If you’re someone who works minimum wage, the idea of a pay raise is likely music to your ears. Opinions are divided on the question of whether raising the minimum will improve or worsen inflation however. Here’s an overview of how wage hikes have affected the US and EU and what with differing opinions on inflation and the economy.
Raising minimum wage in the US
Since 2009, the federal minimum wage in the US has been set at $7.25 per hour. Many states and cities have raised their minimum wage in recent years, with some aiming to eventually reach $15 per hour. The impact of these wage hikes on inflation is a topic of much debate.
Advocates of an increase in the minimum wage point out that it will provide additional income for low-wage workers, and this money can be pumped back into the economy. Proponents of a higher minimum wage contend that doing so will help to reduce income inequality, an issue prevalent in the United States.

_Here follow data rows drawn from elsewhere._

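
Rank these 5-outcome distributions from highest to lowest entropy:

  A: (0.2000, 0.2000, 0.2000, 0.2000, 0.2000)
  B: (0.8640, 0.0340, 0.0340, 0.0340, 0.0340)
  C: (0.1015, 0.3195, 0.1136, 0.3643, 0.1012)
A > C > B

Key insight: Entropy is maximized by uniform distributions and minimized by concentrated distributions.

- Uniform distributions have maximum entropy log₂(5) = 2.3219 bits
- The more "peaked" or concentrated a distribution, the lower its entropy

Entropies:
  H(A) = 2.3219 bits
  H(B) = 0.8457 bits
  H(C) = 2.0825 bits

Ranking: A > C > B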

Those who are against raising the minimum wage fear that businesses may restrict hiring or even let go of workers because they would have to shell out more for labor. They also argue that higher wages will lead to higher prices, as businesses will pass on the increased labor costs to consumers.
Wages across Europe
In Europe, the minimum wage varies widely by country. Some countries, such as Germany, do not have a national minimum, while others, such as France and Spain, have relatively high minimums compared to their economies.
Advocates for higher minimum wages claim that such an action would decrease poverty and inequality, as well as increase consumer spending and economic growth. Opponents argue that higher minimum wages will lead to job losses and reduced competitiveness for businesses, particularly in industries with low-profit margins.
Comparing best and worst case scenarios
Looking first at the worst case scenario wherein raising the minimum wage will worsen inflation. According to this view, businesses will pass on the increased labor costs to consumers, leading to higher prices for goods and services. This, in turn, will lead to significantly worse inflation.
Critics of a higher wage argue that it will also lead to job losses, as businesses will need to cut back on hiring or even lay off workers to compensate for the increased labor costs. They also argue that inflation will erode the purchasing power of low-wage workers, making them worse off in the long run.
Now the on the opposite side of this argument is more optimistic view that posits raising the minimum wage will make inflation better. According to this view, low-wage workers will have more money to spend, which will increase demand for goods and services. This, in turn, will lead to higher production and employment, boosting economic growth.
Advocates of a higher minimum wage believe it will lessen poverty and narrow income gaps, as well as stimulate consumer spending. They point to research showing that raising the minimum wage has little to no impact on employment level
Ultimately, the impact of wage hikes on inflation and the economy will depend on a variety of factors, including the level of the wage hike, the state of the economy, and the behavior of businesses and consumers. Moreover, there’s some evidence to suggest that the business industry (be it retail, medical, hospitality, education, etc) is wildly different in terms of how wages improve or worsen the economy.